Im “Schatz im Silbersee” ritten Winnetou und Old Shatterhand schon Seite an Seite. Wie ihre Blutsbrüderschaft begann, erzählte 1963 erst der nachfolgende Film “Winnetou I” – samt einer traurigen Liebesgeschichte.
“Noch spannender – noch größer – noch schöner!”, hatte die Werbung angekündigt. Am 11. Dezember 1963 war es dann soweit. Der Film “Winnetou 1. Teil” feierte im Münchner Mathäser-Kino seine Uraufführung. Fast alle Hauptdarsteller, darunter Pierre Brice als Titelheld und Lex Barker als Old Shatterhand, wohnten der glanzvollen Präsentation des 101 Minuten dauernden Karl-May-Films bei und verbeugten sich danach unter großem Applaus auf der Bühne.
War der “Schatz im Silbersee” ein Jahr zuvor noch ein Überraschungserfolg gewesen, so lag die Erwartung dieses Mal besonders hoch, wie das Karl-May-Filmbuch festhält. Manitou meinte es gut mit dem “deutschen Western”. In zwölf Monaten zog die Geschichte über den edlen Apachenhäuptling bundesweit mehr als drei Millionen Zuschauer in die Kinos. Produzent Horst Wendlandt, der erneut auf Regisseur Harald Reindl und Drehbuchautor H.G. Peters gesetzt hatte, durfte dafür die “Goldene Leinwand” in Empfang nehmen.
Die Wild-West-Geschichte von Winnetou und Old Shatterhand, die als Blutsbrüder die Bösen bekämpfen, gefiel den Leuten. Gewiss lag dies an der Idealbesetzung der beiden Protagonisten. Für die Zuschauer gab es auch ein Wiedersehen mit alten Bekannten aus dem Vorgängerfilm: Ralf Wolter durfte als Sam Hawkins mit ablegbarem Skalp seine Späße treiben, und Chris Howland sorgte gleichfalls für Komik. Der aus der TV-Show “Versteckte Kamera” bekannte Entertainer versuchte als skurriler Engländer vergeblich, Fotos von echten Indianern zu machen.
Von Juli bis September 1963 dauerten die Dreharbeiten. Allein zweieinhalb Monate fanden die Außenaufnahmen in der brütenden Hitze von Jugoslawien statt. Laut Begleitheft zum Film kostete die Produktion vier Millionen Mark (etwa zwei Millionen Euro), wobei allein 300.000 Mark für Dekoration und Reiterei draufgingen. 5.000 Komparsen und 22 Darsteller von Sprechrollen waren im Einsatz. Zu den Requisiten gehörten auch sperrige Güter wie eine Lokomotive im Stil von 1860, 200 Meter Eisenbahnschienen und 40 Kanus.

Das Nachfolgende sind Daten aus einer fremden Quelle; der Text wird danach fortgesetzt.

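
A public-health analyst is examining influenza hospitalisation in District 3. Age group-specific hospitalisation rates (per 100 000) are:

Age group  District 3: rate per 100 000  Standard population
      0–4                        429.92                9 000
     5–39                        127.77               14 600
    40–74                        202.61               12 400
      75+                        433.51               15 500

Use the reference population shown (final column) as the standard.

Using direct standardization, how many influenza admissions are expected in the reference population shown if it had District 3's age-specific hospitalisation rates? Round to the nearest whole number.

150

Expected influenza admissions = Σ (standard pop × age-specific rate ÷ 100 000)
= 9 000×429.92/100 000 + 14 600×127.77/100 000 + 12 400×202.61/100 000 + 15 500×433.51/100 000
= 38.69 + 18.65 + 25.12 + 67.19 = 149.66.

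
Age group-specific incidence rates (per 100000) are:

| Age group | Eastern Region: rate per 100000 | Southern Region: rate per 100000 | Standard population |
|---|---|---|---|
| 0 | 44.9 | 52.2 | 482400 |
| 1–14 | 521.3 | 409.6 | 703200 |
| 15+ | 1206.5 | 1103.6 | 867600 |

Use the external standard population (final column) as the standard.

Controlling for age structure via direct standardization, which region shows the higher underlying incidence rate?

Eastern Region

Standard total = 2053200; weights = 0.2350, 0.3425, 0.4226.
The Eastern Region: 0.2350×44.9 + 0.3425×521.3 + 0.4226×1206.5 = 698.9077 per 100000.
The Southern Region: 0.2350×52.2 + 0.3425×409.6 + 0.4226×1103.6 = 618.8853 per 100000.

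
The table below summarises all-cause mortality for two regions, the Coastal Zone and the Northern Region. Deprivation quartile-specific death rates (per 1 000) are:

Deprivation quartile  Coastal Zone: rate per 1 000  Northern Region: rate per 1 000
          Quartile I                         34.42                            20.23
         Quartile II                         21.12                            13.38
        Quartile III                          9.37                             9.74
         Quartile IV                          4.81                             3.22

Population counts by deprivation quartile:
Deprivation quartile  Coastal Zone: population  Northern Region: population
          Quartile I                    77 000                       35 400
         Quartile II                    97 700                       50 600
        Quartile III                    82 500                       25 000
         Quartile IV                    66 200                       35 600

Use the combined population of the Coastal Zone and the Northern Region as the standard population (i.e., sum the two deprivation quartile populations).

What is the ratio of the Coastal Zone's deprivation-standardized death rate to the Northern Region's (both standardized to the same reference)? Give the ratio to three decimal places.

1.509

Combined standard total = 470 000; weights = 0.2391, 0.3155, 0.2287, 0.2166.
The Coastal Zone: 0.2391×34.42 + 0.3155×21.12 + 0.2287×9.37 + 0.2166×4.81 = 18.0805 per 1 000.
The Northern Region: 0.2391×20.23 + 0.3155×13.38 + 0.2287×9.74 + 0.2166×3.22 = 11.9850 per 1 000.
Ratio = 18.0805 ÷ 11.9850 = 1.50859.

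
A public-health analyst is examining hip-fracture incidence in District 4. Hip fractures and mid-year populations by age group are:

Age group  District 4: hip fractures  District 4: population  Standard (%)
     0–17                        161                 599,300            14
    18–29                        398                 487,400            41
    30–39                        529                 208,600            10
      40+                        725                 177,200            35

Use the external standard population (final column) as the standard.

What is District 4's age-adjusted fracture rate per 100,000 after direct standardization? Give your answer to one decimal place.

Age-specific rates per 100,000 for District 4: 26.86, 81.66, 253.60, 409.14.
Standard weights: 0.14, 0.41, 0.10, 0.35.
Standardized rate: 0.1400×26.86 + 0.4100×81.66 + 0.1000×253.60 + 0.3500×409.14 = 205.8001 per 100,000.

205.8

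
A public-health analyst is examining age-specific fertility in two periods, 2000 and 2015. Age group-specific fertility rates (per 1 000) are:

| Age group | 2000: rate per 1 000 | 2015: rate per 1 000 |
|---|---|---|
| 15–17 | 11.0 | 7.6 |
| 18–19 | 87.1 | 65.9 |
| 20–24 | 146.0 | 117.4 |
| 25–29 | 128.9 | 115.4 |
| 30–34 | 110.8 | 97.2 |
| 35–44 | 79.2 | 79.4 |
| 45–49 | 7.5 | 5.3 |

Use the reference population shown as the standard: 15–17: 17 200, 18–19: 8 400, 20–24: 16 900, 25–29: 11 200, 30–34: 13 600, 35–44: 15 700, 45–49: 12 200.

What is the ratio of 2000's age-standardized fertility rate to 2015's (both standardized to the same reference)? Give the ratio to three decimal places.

Standard total = 95 200; weights = 0.1807, 0.0882, 0.1775, 0.1176, 0.1429, 0.1649, 0.1282.
2000: 0.1807×11.0 + 0.0882×87.1 + 0.1775×146.0 + 0.1176×128.9 + 0.1429×110.8 + 0.1649×79.2 + 0.1282×7.5 = 80.6065 per 1 000.
2015: 0.1807×7.6 + 0.0882×65.9 + 0.1775×117.4 + 0.1176×115.4 + 0.1429×97.2 + 0.1649×79.4 + 0.1282×5.3 = 69.2645 per 1 000.
Ratio = 80.6065 ÷ 69.2645 = 1.16375.

1.164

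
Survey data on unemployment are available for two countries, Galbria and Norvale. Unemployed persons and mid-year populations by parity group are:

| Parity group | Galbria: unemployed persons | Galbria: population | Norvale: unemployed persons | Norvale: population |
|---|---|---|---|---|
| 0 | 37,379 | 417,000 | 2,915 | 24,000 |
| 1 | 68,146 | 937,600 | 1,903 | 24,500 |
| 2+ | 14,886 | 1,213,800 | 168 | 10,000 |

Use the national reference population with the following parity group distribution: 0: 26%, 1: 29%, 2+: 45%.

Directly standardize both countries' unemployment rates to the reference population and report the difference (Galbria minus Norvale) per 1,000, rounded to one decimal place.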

Für die zwei Indianerstämme der Apachen und Kiowas wurden unter anderem 200 Paar Lederleggins und 150 Paar Mokassins gefertigt, dazu Pfeile, Bögen und Tomahawks. Der “Rheinische Merkur” urteilte im Januar 1964: “Gelungen sind die monumentalen Reiter- und Kampfszenen. Titos Komparsen ballern mit Lust auf die amerikanischen Yankees.”
Sportsgeist mussten fast alle Hauptdarsteller beweisen, doch die strapaziöseste Szene blieb an Barker hängen. In einem Gottesurteil-Wettkampf zwischen Old Shatterhand und dem Häuptling Intschu-tschuna bewältigte er eine Kanu-Wettfahrt über die Distanz von 300 Metern im reißenden Strom. Ohne Trick und Double gab es einen Zweikampf auf Leben und Tod im Wasser.
Das “Lexikon des internationalen Films” urteilte: “Zwischen heftigem Kampfgetümmel und komischen Einlagen umschreibt der Film gefühlvoll-sentimentale Themen wie Hass, Versöhnung, Fürsprache, Vergebung, Liebe und Tod.” Letzteren brachte Mario Adorf in der Rolle des Bösewichts Santer. Eine Kugel aus seinem Gewehr tötete Winnetous Schwester (Marie Versini). Ausgerechnet jene Szene, in der die 24-jährige Französin in den Armen des sichtlich bewegten Old Shatterhand vor dem Gipfelmassiv des Tulove Grede stirbt, wurde gleich zu Beginn der Dreharbeiten aufgenommen.
Versini verriet später in “Ich war Winnetous Schwester”, dass Barker mit ihr danach abends allein zum Essen habe gehen wollen. Dabei gestand er ihr, dass die Todesszene ihn erschüttert habe. “Ich habe den Tod meiner Frau noch einmal erlebt.” Ein Jahr zuvor war Irene, mit der er in vierter Ehe verheiratet war, gestorben.